Le Radisson Blu à Marseille : une victoire multidimensionnelle

Le succès de ces grèves ne se cantonne pas à la région francilienne. En témoigne celle du Radisson Blu à Marseille, où quatorze femmes de chambre ont fait plier, au terme de deux mois de combats, la société Acqua, sous-traitant de l’hôtel de luxe. La grève a montré les bénéfices de la convergence de lutte, avec la présence d’associations féministes comme « Du pain et des Roses » venue soutenir les femmes de chambre. Pour Saphia Doumenc, sociologue des mobilisations et du syndicalisme, les victoires des femmes de chambre « s’inscrivent dans une revendication multidimensionnelle.

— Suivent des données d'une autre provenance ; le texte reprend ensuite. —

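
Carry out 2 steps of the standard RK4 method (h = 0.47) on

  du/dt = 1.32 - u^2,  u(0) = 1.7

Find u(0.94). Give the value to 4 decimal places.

1.2062

RK4: k1 = f(t_n, u_n); k2 = f(t_n + h/2, u_n + (h/2)·k1); k3 = f(t_n + h/2, u_n + (h/2)·k2); k4 = f(t_n + h, u_n + h·k3); u_{n+1} = u_n + (h/6)·(k1 + 2k2 + 2k3 + k4).
t=0.000000, u=1.700000:
  k1 = f(0.000000, 1.700000) = -1.570000
  k2 = f(0.235000, 1.331050) = -0.451694
  k3 = f(0.235000, 1.593852) = -1.220364
  k4 = f(0.470000, 1.126429) = 0.051158
  u ← 1.700000 + (0.47/6)·(k1 + 2k2 + 2k3 + k4) = 1.319068
t=0.470000, u=1.319068:
  k1 = f(0.470000, 1.319068) = -0.419941
  k2 = f(0.705000, 1.220382) = -0.169333
  k3 = f(0.705000, 1.279275) = -0.316545
  k4 = f(0.940000, 1.170292) = -0.049584
  u ← 1.319068 + (0.47/6)·(k1 + 2k2 + 2k3 + k4) = 1.206168
u(0.94) ≈ 1.2062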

Elle est d’abord matérielle, mais c’est aussi une remise en cause de leur place dans la société, en tant que femme, et en tant que femme issue de l’immigration ». Au nombre des revendications gagnées :  une revalorisation de leur salaire – certes dérisoire, de onze centimes par heure -, une clause de mobilité limitée à trois déplacements par mois maximum, et la mise en place progressive d’un treizième mois. Actuellement, devant l’hôtel Campanile de Suresnes, les femmes de chambre grèvent depuis le 19 août. Sans connaître l’issue du combat, l’une des grévistes affirme : « Le fait de tenir depuis 8 mois est déjà en soi une victoire ». Comme un écho à la phrase de Brecht : « Ceux qui luttent ne sont pas sûrs de gagner, mais ceux qui ne luttent pas ont déjà perdu ».